Kata-kata yang memiliki ujung setajam belati itu sukses mengkoyak hati Lian. Air matanya kembali turun. Entah mengapa, ia harus kembali ke situasi yang menyakitkan ini! Kenapa? Padahal Lian sudah mulai mantap untuk melupakannya, tetapi, kenapa harus diingatkan lagi?

"Aku tidak payah, asal kalian tahu ya, aku yakin, aku pasti memiliki sebuah kelebihan yang tidak bisa kalian semua miliki!" pekik Lian.

"Cih, percuma ngomong sama orang yang suka halu! Yuk, Fer, kita pergi, kalau di sini terus-terusan yang ada kita bisa ketularan halu lagi hahaha," cibir Alya sembari menggandeng tangan Fera untuk pergi dari tempat itu.

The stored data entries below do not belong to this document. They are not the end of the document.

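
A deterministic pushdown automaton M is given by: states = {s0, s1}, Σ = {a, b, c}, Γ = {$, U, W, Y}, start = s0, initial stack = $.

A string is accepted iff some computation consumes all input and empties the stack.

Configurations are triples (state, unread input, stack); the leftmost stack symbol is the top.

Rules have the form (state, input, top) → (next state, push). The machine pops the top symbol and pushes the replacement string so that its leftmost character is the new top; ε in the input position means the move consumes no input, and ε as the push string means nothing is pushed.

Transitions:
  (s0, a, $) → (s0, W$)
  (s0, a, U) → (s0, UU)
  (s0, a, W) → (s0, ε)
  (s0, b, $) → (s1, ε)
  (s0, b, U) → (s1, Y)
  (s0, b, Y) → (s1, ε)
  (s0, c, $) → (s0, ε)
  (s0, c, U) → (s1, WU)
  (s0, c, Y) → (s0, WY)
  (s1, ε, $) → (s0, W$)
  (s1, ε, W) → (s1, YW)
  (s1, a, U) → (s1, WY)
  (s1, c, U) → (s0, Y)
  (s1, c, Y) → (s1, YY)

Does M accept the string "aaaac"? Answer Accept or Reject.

(s0, aaaac, $)
  read a, top $: go to s0, push W$ → (s0, aaac, W$)
  read a, top W: go to s0, push ε → (s0, aac, $)
  read a, top $: go to s0, push W$ → (s0, ac, W$)
  read a, top W: go to s0, push ε → (s0, c, $)
  read c, top $: go to s0, push ε → (s0, ε, ε)
All input consumed and the stack is empty.

Accept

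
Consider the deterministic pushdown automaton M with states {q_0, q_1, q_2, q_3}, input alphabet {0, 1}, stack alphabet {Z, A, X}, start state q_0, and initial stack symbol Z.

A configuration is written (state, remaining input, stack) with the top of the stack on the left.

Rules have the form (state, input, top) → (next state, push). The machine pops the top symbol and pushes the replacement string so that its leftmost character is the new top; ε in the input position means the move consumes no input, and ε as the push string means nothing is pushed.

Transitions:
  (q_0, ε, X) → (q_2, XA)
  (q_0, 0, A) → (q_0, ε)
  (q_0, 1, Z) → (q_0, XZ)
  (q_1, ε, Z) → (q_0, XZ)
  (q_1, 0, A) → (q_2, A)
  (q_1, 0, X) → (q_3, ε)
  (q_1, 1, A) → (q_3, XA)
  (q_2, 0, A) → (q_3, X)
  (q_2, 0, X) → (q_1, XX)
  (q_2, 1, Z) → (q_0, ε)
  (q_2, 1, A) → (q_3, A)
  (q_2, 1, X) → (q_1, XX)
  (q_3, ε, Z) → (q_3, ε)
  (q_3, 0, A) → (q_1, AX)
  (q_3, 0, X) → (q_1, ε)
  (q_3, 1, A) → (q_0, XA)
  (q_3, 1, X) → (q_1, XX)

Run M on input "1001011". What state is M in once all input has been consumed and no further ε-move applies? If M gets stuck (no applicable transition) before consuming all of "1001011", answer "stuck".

stuck

(q_0, 1001011, Z)
  read 1, top Z: go to q_0, push XZ → (q_0, 001011, XZ)
  ε-move, top X: go to q_2, push XA → (q_2, 001011, XAZ)
  read 0, top X: go to q_1, push XX → (q_1, 01011, XXAZ)
  read 0, top X: go to q_3, push ε → (q_3, 1011, XAZ)
  read 1, top X: go to q_1, push XX → (q_1, 011, XXAZ)
  read 0, top X: go to q_3, push ε → (q_3, 11, XAZ)
  read 1, top X: go to q_1, push XX → (q_1, 1, XXAZ)
No transition for (q_1, 1, top X); M blocks with input 1 remaining.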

Tanpa pikir panjang, Lian kembali mendudukkan dirinya pada kursi panjang yang terbuat dari semen yang sudah mengering. Lian lantas menutup wajahnya menggunakan kedua tangannya. Ia benar-benar ingin menangis. Biarlah dianggap cengeng, toh, kenyataannya, ucapan mereka benar-benar menyakiti hati Lian.

"Kenapa? Kenapa aku tidak punya kelebihan? Kenapa aku terlahir dengan begitu buruk?" keluh Lian.

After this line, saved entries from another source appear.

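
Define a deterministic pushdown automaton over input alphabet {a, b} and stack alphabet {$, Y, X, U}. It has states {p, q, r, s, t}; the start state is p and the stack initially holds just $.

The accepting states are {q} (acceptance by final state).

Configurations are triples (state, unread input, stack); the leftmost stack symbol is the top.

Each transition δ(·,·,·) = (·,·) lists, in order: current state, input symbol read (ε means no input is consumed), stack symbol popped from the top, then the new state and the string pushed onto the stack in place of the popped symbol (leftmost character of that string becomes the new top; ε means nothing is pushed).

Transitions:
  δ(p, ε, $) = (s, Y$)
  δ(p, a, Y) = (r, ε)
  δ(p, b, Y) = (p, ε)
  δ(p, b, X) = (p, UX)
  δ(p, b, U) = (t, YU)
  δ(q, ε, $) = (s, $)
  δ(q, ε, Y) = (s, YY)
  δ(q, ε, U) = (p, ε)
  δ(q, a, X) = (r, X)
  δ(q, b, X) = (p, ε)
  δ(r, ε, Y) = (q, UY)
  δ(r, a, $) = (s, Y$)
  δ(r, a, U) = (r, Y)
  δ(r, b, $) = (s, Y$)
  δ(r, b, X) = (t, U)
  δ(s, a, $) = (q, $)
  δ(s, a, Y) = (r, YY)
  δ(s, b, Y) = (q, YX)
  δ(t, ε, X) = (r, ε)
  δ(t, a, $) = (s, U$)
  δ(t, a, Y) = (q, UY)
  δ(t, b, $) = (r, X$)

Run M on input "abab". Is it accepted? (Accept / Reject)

(p, abab, $) ⊢ (s, abab, Y$) ⊢ (r, bab, YY$) ⊢ (q, bab, UYY$) ⊢ (p, bab, YY$) ⊢ (p, ab, Y$) ⊢ (r, b, $) ⊢ (s, ε, Y$)
All input consumed; state s ∉ F and no further ε-move applies.

Reject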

"Kata siapa kamu gak ada kelebihan, kamu ada kelebihan. Mungkin, kelebihanmu adalah hal yang tidak pernah kamu pikirkan sebelumnya." Tiba-tiba saja, suara misterius membelai indera pendengaran Lian.

"Kata siapa? Memangnya apa kelebihanku?" tanya Lian.

"Kataku. Sepertinya, kamu memiliki sebuah kelebihan yang sangat spesial," ucap suara misterius itu.

"Hah? Apa katamu? Apa itu benar?" sahut Lian.

"Benar. Kalau kamu tidak percaya, tanyakanlah pada seseorang yang mengantarmu ke sekolah tadi pagi. Dia pasti tahu apa kelebihanmu," ucap suara misterius itu.

"Hah? Maksudmu Oma?" tanya Lian

"Ya mana kutahu! Yang jelas, tanyakanlah padanya. Dia bukan orang biasa!" seru suara misterius dengan nada sedikit kesal.

"Ah iya, iya, oke. Emm, apa aku boleh tahu siapa namamu?" tanya Lian.

"Namaku adalah Al … adoww adoww sakit, Buk, aaaa—"

Setelah suara misterius itu lenyap, tubuhku tiba-tiba saja berdiri dan mulai berjoget-joget tidak jelas.

"Yeeeee! Sudah kubilang, aku tuh yakin kalau aku bukan orang yang payah!" seru Lian.

"Lian, bangun! Lo harus bangun! Lo harus lihat, siapa pemilik suara misterius tadi!" pekik Lian berusaha mengambil kendali tubuhnya.

Lian mencoba memejamkan matanya, kemudian bibirnya mulai bergerak untuk mengucapkan sebuah mantra. Mantra untuk mematahkan kekuatan yang menahan tubuh Lian untuk melakukan sesuatu.

SLASH!

Lian membuka matanya dan tubuhnya telah bisa digerakkan. Tanpa pikir panjang, Lian langsung berlari menuruti arah yang ditunjukkan oleh instingnya.